Es ist einmal bei ihm nicht anders; die aus der Familienüberlieferung stammenden artilleristischen Principien hat er zeitweilig verloren und nun fehlt ihm der Halt und die Selbständigkeit, daher plumpst er in ziemlich regelmäßigen Zwischenräumen, auch immer wieder in das Bimserthum zurück. Bimser14 = Artillerist aber zur Bezeichnung einer gewissen Lebensanschauung viel bezeichnender, wäre daher schon eben anzuwenden gewesen.

Mit Melas der Kinder und meinen herzlichsten Grüßen und Empfehlungen an Deine Mama wie immer

Dein
AB.


1 Erwin Graff de Pancsova (1878-1952), später Gynäkologe und Röntgenologe.
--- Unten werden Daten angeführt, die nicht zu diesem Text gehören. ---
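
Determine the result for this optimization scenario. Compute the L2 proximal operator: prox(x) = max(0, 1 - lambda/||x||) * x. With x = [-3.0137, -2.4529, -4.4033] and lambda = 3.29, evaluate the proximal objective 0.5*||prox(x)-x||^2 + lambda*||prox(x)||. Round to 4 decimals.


Step 1: Compute ||x||.
||x|| = 5.8727
Step 2: Compute scaling factor.
scale = max(0, 1 - 3.29/5.8727) = 0.4398
Step 3: prox(x) = [-1.3254, -1.0787, -1.9365]
||prox(x)|| = 2.5827
Step 4: Proximal objective.
0.5*||prox-x||^2 = 5.4121
lambda*||prox|| = 8.4971
Total = 13.909


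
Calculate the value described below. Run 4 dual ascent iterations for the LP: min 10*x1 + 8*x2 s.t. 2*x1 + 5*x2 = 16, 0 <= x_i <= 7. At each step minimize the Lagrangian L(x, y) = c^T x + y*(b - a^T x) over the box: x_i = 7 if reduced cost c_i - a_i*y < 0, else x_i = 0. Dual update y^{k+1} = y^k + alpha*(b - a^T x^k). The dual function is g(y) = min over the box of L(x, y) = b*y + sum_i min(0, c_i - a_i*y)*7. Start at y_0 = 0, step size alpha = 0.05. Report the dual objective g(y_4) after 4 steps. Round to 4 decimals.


Dual ascent for LP: min 10*x1 + 8*x2, 2*x1 + 5*x2 = 16, 0 <= x_i <= 7
Step 1: y^k = 0.0, reduced costs: (10.0, 8.0)
  x^k = (0.0, 0.0), subgradient = b - a^T x = 16.0
  y^{k+1} = 0.0 + 0.05*16.0 = 0.8
Step 2: y^k = 0.8, reduced costs: (8.4, 4.0)
  x^k = (0.0, 0.0), subgradient = b - a^T x = 16.0
  y^{k+1} = 0.8 + 0.05*16.0 = 1.6
Step 3: y^k = 1.6, reduced costs: (6.8, 0.0)
  x^k = (0.0, 0.0), subgradient = b - a^T x = 16.0
  y^{k+1} = 1.6 + 0.05*16.0 = 2.4
Step 4: y^k = 2.4, reduced costs: (5.2, -4.0)
  x^k = (0.0, 7.0), subgradient = b - a^T x = -19.0
  y^{k+1} = 2.4 + 0.05*-19.0 = 1.45
Dual objective at y_4 = 1.45: reduced costs (7.1, 0.75), box minimizer x = (0.0, 0.0)
g(y_4) = b*y + (c1 - a1*y)*x1 + (c2 - a2*y)*x2 = 16*1.45 + 7.1*0.0 + 0.75*0.0 = 23.2 + 0.0 + 0.0 = 23.2


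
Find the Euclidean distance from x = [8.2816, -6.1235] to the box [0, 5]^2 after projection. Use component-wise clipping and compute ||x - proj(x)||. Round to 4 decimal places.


Project each component onto [0, 5].
clip(8.2816) = 5.0, clip(-6.1235) = 0.0
Projection = [5.0, 0.0]
Squared diffs: [10.7689, 37.4973]
Distance = sqrt(48.2662) = 6.9474


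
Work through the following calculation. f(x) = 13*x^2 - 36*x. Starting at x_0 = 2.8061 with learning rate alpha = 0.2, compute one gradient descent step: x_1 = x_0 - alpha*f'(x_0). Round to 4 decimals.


We compute the gradient at x_0 and apply the update.
f'(x) = 26*x - 36
f'(2.8061) = 26*2.8061 - 36 = 36.9586
x_1 = 2.8061 - 0.2*36.9586 = -4.5856


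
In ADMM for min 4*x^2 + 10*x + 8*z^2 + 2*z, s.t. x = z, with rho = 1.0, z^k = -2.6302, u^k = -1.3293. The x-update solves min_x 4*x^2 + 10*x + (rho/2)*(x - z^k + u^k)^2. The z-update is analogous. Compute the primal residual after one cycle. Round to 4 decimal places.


ADMM iteration with rho = 1.0, z^k = -2.6302, u^k = -1.3293
Step 1: x-update.
Minimize 4*x^2 + 10*x + (1.0/2)*(x + 2.6302 - 1.3293)^2
FOC: (2*4 + 1.0)*x = -10 + 1.0*(-2.6302 + 1.3293)
x^{k+1} = -1.2557
Step 2: z-update.
Minimize 8*z^2 + 2*z + (1.0/2)*(-1.2557 - z - 1.3293)^2
FOC: (2*8 + 1.0)*z = -2 + 1.0*(-1.2557 - 1.3293)
z^{k+1} = -0.2697
Step 3: u-update.
u^{k+1} = -1.3293 - 1.2557 + 0.2697 = -2.3153
Step 4: Primal residual = |-1.2557 + 0.2697| = 0.986


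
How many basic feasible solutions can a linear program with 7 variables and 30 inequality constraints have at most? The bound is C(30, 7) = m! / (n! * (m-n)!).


Each vertex corresponds to some choice of n active constraints out of m, so the number of vertices is at most C(m, n) = m! / (n!(m-n)!).
m = 30, n = 7
Numerator: 30 * 29 * 28 * 27 * 26 * 25 * 24
Denominator: 7! = 5040
C(30, 7) = 2035800


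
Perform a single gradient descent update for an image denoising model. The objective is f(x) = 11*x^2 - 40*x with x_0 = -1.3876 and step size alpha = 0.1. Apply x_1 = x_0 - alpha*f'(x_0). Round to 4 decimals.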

2 Ludwig Graff de Pancsova (1851-1924), Grazer Zoologieprofessor und zeitweiliger Rektor; vgl HSA 03911-03920; Eugénie Jenny von Graff geb. Lundenburg (1855-1943); vgl. HSA 03911-03920 bzw. 03910.

3 Gemeinde in Südtirol.

4 Höhlenstein (Landro) , Weiler im Gemeindegebiet von Toblach.
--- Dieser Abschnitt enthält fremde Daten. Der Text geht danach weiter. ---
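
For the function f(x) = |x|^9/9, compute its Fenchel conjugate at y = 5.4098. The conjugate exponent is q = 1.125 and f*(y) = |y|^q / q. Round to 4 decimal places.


The conjugate exponent q satisfies 1/p + 1/q = 1.
p = 9, so q = 9/(9 - 1) = 1.125
|y|^q = 5.4098^1.125 = 6.6808
f*(5.4098) = 6.6808 / 1.125 = 5.9385


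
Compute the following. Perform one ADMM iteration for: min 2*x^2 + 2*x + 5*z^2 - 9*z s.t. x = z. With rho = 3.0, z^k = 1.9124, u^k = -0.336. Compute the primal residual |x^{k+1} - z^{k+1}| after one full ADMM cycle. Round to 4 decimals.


ADMM iteration with rho = 3.0, z^k = 1.9124, u^k = -0.336
Step 1: x-update.
Minimize 2*x^2 + 2*x + (3.0/2)*(x - 1.9124 - 0.336)^2
FOC: (2*2 + 3.0)*x = -2 + 3.0*(1.9124 + 0.336)
x^{k+1} = 0.6779
Step 2: z-update.
Minimize 5*z^2 - 9*z + (3.0/2)*(0.6779 - z - 0.336)^2
FOC: (2*5 + 3.0)*z = 9 + 3.0*(0.6779 - 0.336)
z^{k+1} = 0.7712
Step 3: u-update.
u^{k+1} = -0.336 + 0.6779 - 0.7712 = -0.4293
Step 4: Primal residual = |0.6779 - 0.7712| = 0.0933


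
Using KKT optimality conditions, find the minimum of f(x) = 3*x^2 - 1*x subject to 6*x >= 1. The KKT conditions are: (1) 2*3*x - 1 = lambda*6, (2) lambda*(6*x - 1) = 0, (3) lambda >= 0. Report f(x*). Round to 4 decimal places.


Step 1: Try lambda = 0 (constraint inactive).
Stationarity: 2*3*x - 1 = 0
x* = 1/(2*3) = 1/6 = 0.1667 (rounded; the exact value 1/6 is used below)
Check constraint: 6*0.1667 = 1.0002 >= 1 -- satisfied.
Step 2: Compute optimal value.
f(x*) = 3*(1/6)^2 - 1*(1/6) = -0.0833


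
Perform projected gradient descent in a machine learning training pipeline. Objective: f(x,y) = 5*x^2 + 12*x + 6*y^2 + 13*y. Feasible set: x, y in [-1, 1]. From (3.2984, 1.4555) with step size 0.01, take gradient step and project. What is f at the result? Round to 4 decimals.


Step 1: Compute gradient at (3.2984, 1.4555).
grad_x = 2*5*3.2984 + 12 = 44.984
grad_y = 2*6*1.4555 + 13 = 30.466
Step 2: Gradient step.
x_raw = 3.2984 - 0.01*44.984 = 2.8486
y_raw = 1.4555 - 0.01*30.466 = 1.1508
Step 3: Project onto [-1, 1].
x_proj = clip(2.8486) = 1.0
y_proj = clip(1.1508) = 1.0
Step 4: Evaluate f.
f(1.0, 1.0) = 36.0


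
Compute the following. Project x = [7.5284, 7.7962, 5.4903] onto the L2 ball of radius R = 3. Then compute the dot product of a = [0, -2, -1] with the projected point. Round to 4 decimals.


Step 1: Compute ||x|| (intermediates to 6 decimals).
||x|| = sqrt(7.5284^2 + 7.7962^2 + 5.4903^2) = 12.149113
Step 2: Project.
Since ||x|| > R, scale = R/||x|| = 3/12.149113 = 0.246932, proj(x) = scale * x
proj(x) = [1.859003, 1.925131, 1.355731]
Step 3: Dot product.
a^T * proj(x) = 0*1.859003 - 2*1.925131 - 1*1.355731 = -5.206


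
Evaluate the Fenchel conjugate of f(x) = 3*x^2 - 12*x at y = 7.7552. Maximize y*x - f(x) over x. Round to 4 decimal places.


f*(y) = sup_x {y*x - a*x^2 - b*x} = sup_x {(y-b)*x - a*x^2}
FOC: (y - b) - 2a*x = 0 => x* = (y - b)/(2a)
x* = (7.7552 + 12)/(2*3) = 3.2925
f*(7.7552) = (y-b)^2/(4a) = (7.7552 + 12)^2/(4*3)
= 390.2679/12 = 32.5223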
5 Als am 31. Oktober 1895 die Presse ihr Erscheinen einstellte, trat am 1. November die Reichswehr an ihre Stelle die Mitte Dezember 1904 ihrerseits ihr Erscheinen einstellte und im Fremdenblatt aufging.

6 Vermutlich Adolph Rudolph Rocholl (1843-1915), Rittmeister a. D. schied am 18.07.1864 aus dem Preußischen Untertanenverband aus, da ihm das Mindestmaß zur Offizierslaufbahn in der Heimat fehlte und trat in österreichische Militärdienste. Leutnant zunächst bei der Infanterie, nahm als solcher am Kriege 1866 gegen Preußen teil, später zur Kavallerie, 27.10.1880 Rittmeister zumeist in ungarischen Standorten, 1887 Abschied wegen der häufigen, in Österreich üblichen Versetzungen, ließ sich in Graz nieder.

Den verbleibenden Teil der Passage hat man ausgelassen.